Audit of EU Assistance Programs in Albania Critical about Performance

Audit of EU Assistance Programs in Albania Critical about Performance

According to a 2016 report drafted by the European Court of Auditors (ECA), which was recently discussed the Budgetary Control Committee of the European Parliament, many of the pre-accession assistance programs for the strengthening of the administrative capacity in Albania have been below par.

The projects, implemented by the European Commission in Albania between 2007–2013 include well-known projects such as the PAMECA and EURALIUS missions, as well as the construction of a new prison in Fier. The 15 audited projects represent a total investment of about €33.5 million.

The ECA concludes that the “Commission did not systematically apply strict conditions,” leading, for example, to a derailment of the Tirana Justice Palace project:

For seven out of the 15 projects audited, the Commission did not set strict conditions at the contracting stage and prior to effecting payments. This was not only the case for projects featuring complex objectives (such as strengthening anti-corruption measures), but also those aiming at relatively straightforward results, like the Tirana Justice Palace project […]. For this project, the necessary permits were not in place and alleged land ownership irregularities caused further difficulties.

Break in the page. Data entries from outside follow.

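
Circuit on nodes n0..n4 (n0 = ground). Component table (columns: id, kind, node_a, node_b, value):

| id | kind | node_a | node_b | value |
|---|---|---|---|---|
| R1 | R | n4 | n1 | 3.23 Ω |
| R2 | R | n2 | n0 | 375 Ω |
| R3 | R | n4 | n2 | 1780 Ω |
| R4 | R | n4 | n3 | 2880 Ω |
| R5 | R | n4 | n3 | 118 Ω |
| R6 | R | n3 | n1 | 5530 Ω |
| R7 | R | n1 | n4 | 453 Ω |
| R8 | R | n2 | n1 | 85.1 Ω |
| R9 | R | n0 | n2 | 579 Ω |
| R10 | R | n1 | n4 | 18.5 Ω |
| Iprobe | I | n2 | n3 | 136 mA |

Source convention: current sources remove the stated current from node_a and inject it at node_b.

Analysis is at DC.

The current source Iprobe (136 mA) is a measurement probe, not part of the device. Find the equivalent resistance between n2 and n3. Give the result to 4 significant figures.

Apply KCL at each of the 4 non-ground nodes and solve the resulting linear system.
Node n1: branches {R1, R6, R7, R8, R10} → V_1 = 11.03
Node n2: branches {R2, R3, R8, R9, Iprobe} → V_2 = 0.000
Node n3: branches {R4, R5, R6, Iprobe} → V_3 = 26.48
Node n4: branches {R1, R3, R4, R5, R7, R10} → V_4 = 11.38

R_eq = 194.7 Ω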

After negotiating with the Ministry of Justice for 4.5 years, the Commission cancelled the project and reallocated part of the funding to measures that were not related to the rule of law sector.

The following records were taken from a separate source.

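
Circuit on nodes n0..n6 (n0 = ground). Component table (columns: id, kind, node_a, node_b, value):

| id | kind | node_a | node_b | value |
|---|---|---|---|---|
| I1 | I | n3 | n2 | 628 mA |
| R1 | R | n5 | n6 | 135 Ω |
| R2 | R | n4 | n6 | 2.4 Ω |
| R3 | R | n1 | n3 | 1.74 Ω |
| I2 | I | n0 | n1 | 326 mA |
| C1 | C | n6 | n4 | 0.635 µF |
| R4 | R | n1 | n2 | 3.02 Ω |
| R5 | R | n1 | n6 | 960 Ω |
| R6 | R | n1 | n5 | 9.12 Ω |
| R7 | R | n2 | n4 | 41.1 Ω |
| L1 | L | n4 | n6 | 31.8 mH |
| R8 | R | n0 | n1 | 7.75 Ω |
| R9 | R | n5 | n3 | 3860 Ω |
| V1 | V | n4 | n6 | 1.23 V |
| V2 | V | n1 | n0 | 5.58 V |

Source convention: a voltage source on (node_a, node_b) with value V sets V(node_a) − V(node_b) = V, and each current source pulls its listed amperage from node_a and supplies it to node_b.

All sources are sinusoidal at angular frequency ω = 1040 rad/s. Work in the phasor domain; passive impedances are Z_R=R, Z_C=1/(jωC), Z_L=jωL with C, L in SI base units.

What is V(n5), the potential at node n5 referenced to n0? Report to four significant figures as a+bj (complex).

Element admittances at ω=1040 rad/s:
  I1: injects 0.628 A into n2 (from n3)
  Y(R1) = 0.007407+0.000j S between n5,n6
  Y(R2) = 0.4167+0.000j S between n4,n6
  Y(R3) = 0.5747+0.000j S between n1,n3
  I2: injects 0.326 A into n1 (from n0)
  Y(C1) = 0.000+0.0006604j S between n6,n4
  Y(R4) = 0.3311+0.000j S between n1,n2
  Y(R5) = 0.001042+0.000j S between n1,n6
  Y(R6) = 0.1096+0.000j S between n1,n5
  Y(R7) = 0.02433+0.000j S between n2,n4
  Y(L1) = 0.000-0.03024j S between n4,n6
  Y(R8) = 0.1290+0.000j S between n0,n1
  Y(R9) = 0.0002591+0.000j S between n5,n3
  V1: constraint V(n4)−V(n6) = 1.23
  V2: constraint V(n1)−V(n0) = 5.58
Assemble and solve the 8×8 MNA system:
  V(n1)=5.580+0.000j  V(n2)=7.465+0.000j  V(n3)=4.488+0.000j  V(n4)=7.302+0.000j  V(n5)=5.609+0.000j  V(n6)=6.072+0.000j
  i(V1)=-0.5086+0.03638j  i(V2)=-0.3940+0.000j

5.609+0.000j V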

Furthermore, donor coordination in Albania between the EU and other donor has been completely “ineffective”:

We examined the donor activities of the Department for Development Programming, Financing and Foreign Aid. It did not have a clear organisational structure, was understaffed and did not run a donor database.

Finally, the anticorruption projects implemented in Albania failed to deliver any result:

The purpose of the ‘Project against corruption in Albania’ was to support the Albanian government in implementing its anti-corruption strategy (2007-2013). Not only did it fail to deliver on measurable targets, but its sustainability was also affected by the fact that the national anti-corruption coordinator was not independent and coordinated policies at national and local level without adequate budget or staff.